Microsoft’s valuation is caught between dot-coms and Gen Z. The company said on Tuesday that quarterly revenue had grown 17%, in part due to rapid sales growth in its Azure cloud businesses. That helped drive the value of the company led by Satya Nadella to $ 1.8 trillion, implying a price-earnings multiple that hadn’t been seen in 20 years. Compared to today’s tech companies, it just seems curious. But Microsoft’s story does ring some alarm bells.
The company said earnings per share for the quarter rose 34%, beating analysts’ expectations and sending shares soaring 5% after the market closed. Microsoft is now trading at more than 30 times its estimated earnings for next year. It’s the highest price since the dot-com era and triple that of 2010.
Many things have changed since then. The company’s software is more established as Excel and Word continue to dominate business use. Nadella has been smarter at closing deals than his predecessor Steve Ballmer. Most importantly, Microsoft has entered the rapidly growing market for cloud service delivery. It does not break down Azure revenue. But he says quarterly sales grew 50%. That’s about 20 percentage points faster than Amazon is seeing on AWS, the most valuable part of your business.

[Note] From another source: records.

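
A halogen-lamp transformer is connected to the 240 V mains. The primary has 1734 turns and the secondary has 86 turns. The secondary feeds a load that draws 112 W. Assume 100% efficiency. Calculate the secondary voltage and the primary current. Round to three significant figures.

V_s = V_p × N_s/N_p = 240 × 86/1734 = 11.903 V.
I_s = P/V_s = 112/11.903 = 9.4093 A.
I_p = I_s × N_s/N_p = 9.4093 × 86/1734 = 0.467 A.

V_s ≈ 11.9 V, I_p ≈ 0.467 A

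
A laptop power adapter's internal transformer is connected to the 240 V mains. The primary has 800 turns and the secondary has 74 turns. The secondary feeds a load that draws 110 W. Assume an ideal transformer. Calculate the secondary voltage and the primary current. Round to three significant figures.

V_s = V_p × N_s/N_p = 240 × 74/800 = 22.200 V.
I_s = P/V_s = 110/22.200 = 4.9550 A.
I_p = I_s × N_s/N_p = 4.9550 × 74/800 = 0.458 A.

V_s ≈ 22.2 V, I_p ≈ 0.458 A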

Although analysts expect earnings growth to barely reach double digits in the next two years, the valuation of the company is reasonable, at least in relative terms. At 32 times the profit, it is about half the multiple it achieved during a short period of time at the turn of the millennium. It also trades at about a third of Amazon’s price-earnings multiple, and is extraordinarily conservative compared to Snowflake, the upstart. [upstart, en inglés] and technological deficit, valued at 70 times the income.

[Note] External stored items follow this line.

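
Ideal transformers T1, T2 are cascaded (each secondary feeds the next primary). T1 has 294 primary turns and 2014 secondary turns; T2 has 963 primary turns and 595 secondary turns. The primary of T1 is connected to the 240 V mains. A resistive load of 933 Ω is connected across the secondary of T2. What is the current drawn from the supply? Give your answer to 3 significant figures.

I_supply ≈ 4.61 A

Secondary of T1: V = 240.00 × 2014/294 = 1644.1 V.
Secondary of T2: V = 1644.1 × 595/963 = 1015.8 V.
I_load = 1015.8/933 = 1.0888 A, so P_out = 1015.8 × 1.0888 = 1106.0 W.
All ideal ⇒ P_in = P_out, so I_supply = 1106.0/240 = 4.61 A.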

However, relative valuations are not necessarily accurate, so let’s do a realistic analysis here. Two decades ago, Microsoft’s profits were growing at a double-digit rate. Still, although earnings doubled over the next decade, the pace of their growth slowed, and the multiple paid by investors contracted to about 10 times the estimated earnings. The shares lost nearly half their value as a result. Although Microsoft’s earnings are gathering steam, history shows that it is dangerous to assume that growth can continue at the current rate. And it’s even more reckless to think that current champagne-fueled valuations will hold up.